Rabbi Gilad Kariv of the Israel Religious Action Center claims that the new legislation discriminates against haredi students who are deprived of the right to a basic curriculum that would provide them with the general education needed to become a part of society.

 

"The Education Ministry sentences tens of thousands of haredi students to a life of poverty and is perpetuating ignorance. Only a few would be able to set themselves free of the cycle of poverty.

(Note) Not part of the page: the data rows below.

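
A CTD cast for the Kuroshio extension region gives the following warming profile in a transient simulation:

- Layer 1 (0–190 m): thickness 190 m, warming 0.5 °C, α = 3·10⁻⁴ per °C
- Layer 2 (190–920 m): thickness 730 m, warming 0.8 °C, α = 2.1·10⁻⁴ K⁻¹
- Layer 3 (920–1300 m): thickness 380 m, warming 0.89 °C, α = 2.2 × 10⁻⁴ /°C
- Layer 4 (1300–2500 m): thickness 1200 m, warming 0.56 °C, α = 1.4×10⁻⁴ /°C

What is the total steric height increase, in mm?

0–190 m: 3×10⁻⁴ × 0.5 × 190 = 0.02850 m
730 × 0.8 × 2.1×10⁻⁴ = 0.12264 m
Layer 3: 2.2×10⁻⁴ × 0.89 × 380 = 0.074404 m
Layer 4: 0.56 × 1200 × 1.4×10⁻⁴ = 0.09408 m
Δh = 0.02850 + 0.12264 + 0.074404 + 0.09408 = 0.319624 m

320 mm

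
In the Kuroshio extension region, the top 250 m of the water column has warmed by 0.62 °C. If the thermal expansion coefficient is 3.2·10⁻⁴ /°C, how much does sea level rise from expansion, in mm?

about 49.6 mm

Δh = αΔT·H = 3.2×10⁻⁴ × 0.62 × 250 = 0.04960 m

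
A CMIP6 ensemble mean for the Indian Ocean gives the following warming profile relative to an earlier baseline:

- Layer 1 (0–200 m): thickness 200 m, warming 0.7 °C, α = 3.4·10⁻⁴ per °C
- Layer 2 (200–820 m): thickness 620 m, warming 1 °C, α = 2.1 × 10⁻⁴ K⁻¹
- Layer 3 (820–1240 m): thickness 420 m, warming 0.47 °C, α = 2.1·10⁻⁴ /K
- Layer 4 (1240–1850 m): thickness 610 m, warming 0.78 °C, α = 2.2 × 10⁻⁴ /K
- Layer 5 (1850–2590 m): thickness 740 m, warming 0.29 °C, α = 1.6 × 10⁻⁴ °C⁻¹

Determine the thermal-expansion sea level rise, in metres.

0.7 × 200 × 3.4×10⁻⁴ = 0.04760 m
Layer 2: 2.1×10⁻⁴ × 1 × 620 = 0.13020 m
Layer 3: 0.47 × 420 × 2.1×10⁻⁴ = 0.041454 m
0.78 × 610 × 2.2×10⁻⁴ = 0.104676 m
740 × 0.29 × 1.6×10⁻⁴ = 0.034336 m
Δh = 0.04760 + 0.13020 + 0.041454 + 0.104676 + 0.034336 = 0.358266 m ≈ 0.358 m

0.358 m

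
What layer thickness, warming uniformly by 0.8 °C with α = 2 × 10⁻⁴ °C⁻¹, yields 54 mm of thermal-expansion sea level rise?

H = Δh/(αΔT) = 0.054 / (2×10⁻⁴ × 0.8) = 337.5 m

H ≈ 340 m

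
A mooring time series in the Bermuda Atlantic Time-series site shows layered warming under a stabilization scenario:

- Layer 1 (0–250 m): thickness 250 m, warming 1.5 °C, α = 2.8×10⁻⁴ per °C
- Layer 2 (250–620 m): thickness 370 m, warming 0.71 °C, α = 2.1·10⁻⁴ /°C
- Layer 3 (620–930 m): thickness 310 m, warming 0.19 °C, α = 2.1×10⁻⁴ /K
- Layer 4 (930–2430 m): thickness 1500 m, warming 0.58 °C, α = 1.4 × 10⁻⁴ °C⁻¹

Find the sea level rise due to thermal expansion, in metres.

Layer 1: 250 × 1.5 × 2.8×10⁻⁴ = 0.10500 m
370 × 0.71 × 2.1×10⁻⁴ = 0.055167 m
620–930 m: 2.1×10⁻⁴ × 0.19 × 310 = 0.012369 m
0.58 × 1500 × 1.4×10⁻⁴ = 0.12180 m
Δh = 0.10500 + 0.055167 + 0.012369 + 0.12180 = 0.294336 m

0.294 m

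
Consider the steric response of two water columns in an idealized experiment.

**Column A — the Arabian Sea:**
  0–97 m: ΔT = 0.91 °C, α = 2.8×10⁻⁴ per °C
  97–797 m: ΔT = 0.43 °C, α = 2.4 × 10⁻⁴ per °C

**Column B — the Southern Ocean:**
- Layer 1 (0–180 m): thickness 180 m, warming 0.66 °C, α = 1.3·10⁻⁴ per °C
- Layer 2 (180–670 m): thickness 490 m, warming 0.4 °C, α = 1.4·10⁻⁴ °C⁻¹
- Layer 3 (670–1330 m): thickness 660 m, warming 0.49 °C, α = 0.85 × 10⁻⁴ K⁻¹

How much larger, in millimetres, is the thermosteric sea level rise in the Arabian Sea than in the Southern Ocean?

26.6 mm

A 2.8×10⁻⁴ × 0.91 × 97 = 0.0247156 m
A 97–797 m: 2.4×10⁻⁴ × 700 × 0.43 = 0.07224 m
A total: 0.0969556 m
B Layer 1: 1.3×10⁻⁴ × 180 × 0.66 = 0.015444 m
B 490 × 0.4 × 1.4×10⁻⁴ = 0.02744 m
B 660 × 0.49 × 0.85×10⁻⁴ = 0.027489 m
B total: 0.070373 m
Difference: 0.0969556 − 0.070373 = 0.0265826 m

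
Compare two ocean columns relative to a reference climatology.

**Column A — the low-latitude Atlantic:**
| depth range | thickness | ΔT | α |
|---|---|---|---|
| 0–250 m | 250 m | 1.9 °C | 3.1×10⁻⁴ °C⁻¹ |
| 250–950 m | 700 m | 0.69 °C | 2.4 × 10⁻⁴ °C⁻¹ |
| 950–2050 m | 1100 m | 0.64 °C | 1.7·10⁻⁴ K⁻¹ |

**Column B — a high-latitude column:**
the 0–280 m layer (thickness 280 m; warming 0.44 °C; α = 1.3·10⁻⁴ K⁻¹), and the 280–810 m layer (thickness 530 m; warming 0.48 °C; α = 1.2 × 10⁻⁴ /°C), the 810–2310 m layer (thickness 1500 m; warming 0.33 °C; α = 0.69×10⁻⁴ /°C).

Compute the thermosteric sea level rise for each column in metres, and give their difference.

A 1.9 × 3.1×10⁻⁴ × 250 = 0.14725 m
A 250–950 m: 2.4×10⁻⁴ × 700 × 0.69 = 0.11592 m
A 0.64 × 1.7×10⁻⁴ × 1100 = 0.11968 m
A total: 0.38285 m
B 0–280 m: 280 × 0.44 × 1.3×10⁻⁴ = 0.016016 m
B 1.2×10⁻⁴ × 530 × 0.48 = 0.030528 m
B 810–2310 m: 0.33 × 1500 × 0.69×10⁻⁴ = 0.034155 m
B total: 0.080699 m
Difference: 0.38285 − 0.080699 = 0.302151 m

A: 0.38 m; B: 0.081 m; difference 0.30 m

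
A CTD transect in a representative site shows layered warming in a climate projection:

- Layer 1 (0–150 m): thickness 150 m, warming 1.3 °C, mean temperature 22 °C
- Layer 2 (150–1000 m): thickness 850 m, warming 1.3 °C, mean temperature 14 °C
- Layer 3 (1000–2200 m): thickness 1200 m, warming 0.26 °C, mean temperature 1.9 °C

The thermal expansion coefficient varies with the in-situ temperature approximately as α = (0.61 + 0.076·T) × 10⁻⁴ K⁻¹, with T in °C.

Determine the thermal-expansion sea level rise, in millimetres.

253 mm

Layer 1: α = (0.61 + 0.076×22)×10⁻⁴ = 2.282×10⁻⁴ K⁻¹
Layer 2: α = (0.61 + 0.076×14)×10⁻⁴ = 1.674×10⁻⁴ K⁻¹
Layer 3: α = (0.61 + 0.076×1.9)×10⁻⁴ = 0.7544×10⁻⁴ K⁻¹
150 × 1.3 × 2.282×10⁻⁴ = 0.044499 m
150–1000 m: 1.3 × 1.674×10⁻⁴ × 850 = 0.184977 m
Layer 3: 0.7544×10⁻⁴ × 0.26 × 1200 = 0.02353728 m
Δh = 0.044499 + 0.184977 + 0.02353728 = 0.25301328 m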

'Deprived of elementary education' (Illustration photo: Dudi Vaknin)

 

"Theses students will not study citizenship education, and this, in turn, will increase the rift, alienation and conflict in Israeli society. When they don't study citizenship and history, how can we expect them to sympathize with the principles of democracy?"

 

Zion Gabay, director-general of Elem, an organization that helps youth at risk in Israel, added that the high dropout rates in high schools in the haredi, Arab and immigrant sectors illustrate the severity of the situation

 

"Not all haredi youths can continue studying in high school yeshivas, and so a high percentage drops out of the education system entirely and they wander the streets aimlessly or gather to drink alcohol," he explained.

 

The solution for these alarming data, says Dr. Gottlieb, lies in a fundamental change in the curriculum of haredi schools, for boys and girls alike.